Л.Д.  Тем не менее сама география все же предполагает включение Кавказа в Россию: это российское «озеро», оно вынуждено разлиться до гор — до Карпат, Урала и Кавказа как минимум; иначе просто невозможно сохранить и центральные пространства.

Д.З.   Я выяснил, что в русской культуре существует «горный комплекс». Да, с одной стороны, нет значительных горных систем и, соответственно, менталитета, связанного с горами. А с другой — опыт Кавказа и Урала, опыт, который породил мифологию, сравнимую с альпийским комплексом у немцев. Как исследователя географических образов меня поразила одна вещь: в русской культуре горы фактически открывает Андрей Белый в 1920‑х годах. И оказывается, русская культура обязана горам во многом, хотя сама она этого не поняла. Мы по‑прежнему думаем, что русский человек степной, лесостепной, с тундрой, может быть, связанный… Тем не менее горы тоже присутствуют как образ — неосознанно. Поскольку я как географ тоже путешествовал, бывал в экспедициях, я понял, что — если говорить о метагеографии русской культуры — есть четыре вектора. Первый вектор исторический: юго-запад в сторону Византии, через Крым. Второй вектор — через северо-запад, через Петербург и через Северную Европу в Голландию, северные страны: завладеть всеми духовными и материальными достижениями Европы; северный путь — потому что южный был отрезан. Затем северо-восточный вектор — в сторону Арктики, Северного Ледовитого океана, путь укрытия, который отметил Солженицын и поэтически описал Волошин в поэме «Северовосток»; путь актуальный, когда возникают какие‑то проблемы, когда русская нация отступает, — укрыться на северо-востоке, как бы там ни было холодно; и Солженицын в 1974 году в «Письме вождям» призывал как раз к этому; «сибирский гамбит». А четвертый вектор — движение в сторону стран Центральной Азии и Китая. Казалось бы, нация не сумела проглотить Центральную Азию, она отхлынула оттуда, но тем не менее вершинные произведения русской культуры показывают, что это возможно. Платонов! Его романы — это чистое движение на юго-восток, топосы пустыни, топосы полупустыни, это движение как раз в сторону Центральной Азии.
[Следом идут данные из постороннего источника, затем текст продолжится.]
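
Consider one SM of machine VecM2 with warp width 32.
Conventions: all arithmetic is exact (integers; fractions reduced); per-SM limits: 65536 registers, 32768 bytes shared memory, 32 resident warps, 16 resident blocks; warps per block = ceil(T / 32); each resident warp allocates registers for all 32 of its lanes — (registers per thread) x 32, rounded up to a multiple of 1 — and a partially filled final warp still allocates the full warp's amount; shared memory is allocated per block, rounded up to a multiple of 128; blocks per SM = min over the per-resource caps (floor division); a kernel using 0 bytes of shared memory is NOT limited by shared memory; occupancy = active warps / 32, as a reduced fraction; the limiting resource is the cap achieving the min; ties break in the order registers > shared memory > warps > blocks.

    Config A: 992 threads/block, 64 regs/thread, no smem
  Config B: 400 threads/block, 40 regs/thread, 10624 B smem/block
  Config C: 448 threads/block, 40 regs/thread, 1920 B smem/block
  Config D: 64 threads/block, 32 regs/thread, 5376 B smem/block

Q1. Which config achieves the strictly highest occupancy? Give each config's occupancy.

occupancies: A 31/32, B 13/16, C 7/8, D 3/8

Answer: A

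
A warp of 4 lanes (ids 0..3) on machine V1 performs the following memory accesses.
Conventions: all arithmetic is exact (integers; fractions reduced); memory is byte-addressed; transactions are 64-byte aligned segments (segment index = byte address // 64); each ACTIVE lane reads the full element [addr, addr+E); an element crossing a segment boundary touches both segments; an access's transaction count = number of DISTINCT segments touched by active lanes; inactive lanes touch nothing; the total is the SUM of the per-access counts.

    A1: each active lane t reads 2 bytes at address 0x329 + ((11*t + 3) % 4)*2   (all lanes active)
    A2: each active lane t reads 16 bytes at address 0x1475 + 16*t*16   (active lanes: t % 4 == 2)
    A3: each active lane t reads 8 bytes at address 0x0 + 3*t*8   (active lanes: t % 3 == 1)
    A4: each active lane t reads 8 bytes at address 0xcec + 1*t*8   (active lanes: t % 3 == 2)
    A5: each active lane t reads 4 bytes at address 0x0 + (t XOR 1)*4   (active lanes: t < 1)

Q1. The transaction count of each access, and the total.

A1: 1 transaction
A2: 2 transactions
A3: 1 transaction
A4: 2 transactions
A5: 1 transaction

Answer: 1,2,1,2,1; total 7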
Л.Д.  А с чем вообще связано возникновение этого движения, этих векторов? Почему Россия стремится к экспансии? Это связано с дефицитом какой‑то материи в центре, с убывающим плодородием почв, допустим?

Д.З.   Область, о которой я говорю, я называю «метагеография». Смысл метагеографии в том, что это не прямое продолжение другими средствами обычной географии. Это как существуют физика и метафизика, а между ними — разрыв. То же самое и с метагеографией: это некий разрыв; мы говорим об образном комплексе, о неких идеях, знаках, которые возникают у нас в головах и чисто феноменологически начинают либо развиваться, либо не развиваться. Метагеография — это просто попытка выразить некую внутреннюю интенцию с помощью географических образов.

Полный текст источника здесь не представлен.